Farmer: Yea yea yea.
Me: Yea, I guess. Craig let us try out his bikes, I wouldn’t say I’m the best though.
Farmer: Neo worries, yeou’ll figure it out or yeou won’t go anywhere.
Me: Fair enough. What about accommodation?
Farmer: Well, as I said before, it’s pretty basic. Yeour own heouse but, uh, yeou’ll be sharing with another one of ow’a refo’s, I hope that’s okay. She usually makes dinner seo all yeou gotta do is be nice to her.
Me: It’s a woman?
Farmer: Yea yea yea, tweny-two or so? Nice looking lady, blonde. German, I reckon.
Me: Ha, yes, sir, gotcha.
Farmer: (Rustling) Ah, just a sec, Steve, m’pardna wants me to ask a few questions. The last guy was a bit dodgy, y’kneow, had a few kangaroos loose in the top paddick.

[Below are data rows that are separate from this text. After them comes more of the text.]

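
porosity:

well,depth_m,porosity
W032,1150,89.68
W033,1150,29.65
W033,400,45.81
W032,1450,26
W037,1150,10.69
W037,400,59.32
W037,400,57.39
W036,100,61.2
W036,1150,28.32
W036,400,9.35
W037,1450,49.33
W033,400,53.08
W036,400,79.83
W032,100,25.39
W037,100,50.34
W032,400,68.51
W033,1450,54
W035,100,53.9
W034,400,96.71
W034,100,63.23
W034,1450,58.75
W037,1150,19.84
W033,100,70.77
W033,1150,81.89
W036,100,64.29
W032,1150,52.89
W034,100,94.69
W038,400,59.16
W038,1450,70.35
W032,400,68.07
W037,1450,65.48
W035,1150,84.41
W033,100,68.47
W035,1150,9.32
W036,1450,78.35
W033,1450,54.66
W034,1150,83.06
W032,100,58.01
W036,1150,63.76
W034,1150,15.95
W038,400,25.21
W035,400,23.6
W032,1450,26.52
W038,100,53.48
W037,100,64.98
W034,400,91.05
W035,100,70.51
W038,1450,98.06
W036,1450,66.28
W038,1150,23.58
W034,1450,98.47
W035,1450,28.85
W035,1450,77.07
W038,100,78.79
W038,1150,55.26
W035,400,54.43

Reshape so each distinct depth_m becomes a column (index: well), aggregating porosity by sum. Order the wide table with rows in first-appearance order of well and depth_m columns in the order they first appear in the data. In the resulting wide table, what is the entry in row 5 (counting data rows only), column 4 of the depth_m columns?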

Farmer: Ah yea yea yea. Can yeou do math?
Me: Yea, I finished high school and all that.
Farmer: Can yeou count for me?
Me: Yea, sure, count what?
Farmer: Ah, just to ten.
Me: Sure, one two three four five six … seven eight nine ten.
Farmer: Ah good good good. Yea yea yea, good. Uh, can yeou sing?
Me: Yea, sure, not well, might not attract many folks but, yea, I can sing I guess.
Farmer: Yea yea yea, neo worries, just usually after a day’s work or seo we get togetha ’round the bonfia and sing a few tunes. Seo what can yeou sing for me?
Me: Uh, baa baa black sheep?
Farmer: Sure, yea yea yea, sure.
Me: Alright, well… Baa baa black sheep, have you any wool? Yes sir yes sir, three bags-
The moment of clarity should’ve hit me a little sooner. It was a unique interview, to say the least, and I wasn’t the least fazed by the nudist colony, the generous salary or the seemingly off-topic interview questions. But before I could finish my little song I spotted Mr. Pickett also on the phone. That was nothing unusual since he was running a business, but what got me was the look on his face.
Me: Craig, you’re an ass.
And so my first Australian job interview turned out to be a 10-minute prank call by none other than Mr. Pickett himself. Since I had decided to take the call out of view of everybody else, he had the perfect set up by which he could conduct the interview and let everybody else around the bonfire know that he was putting me on.
For the real interview I had to call my employer and it took no more than five minutes. I was set to go to Adelaide that weekend to work the Great Australian Grape Harvest.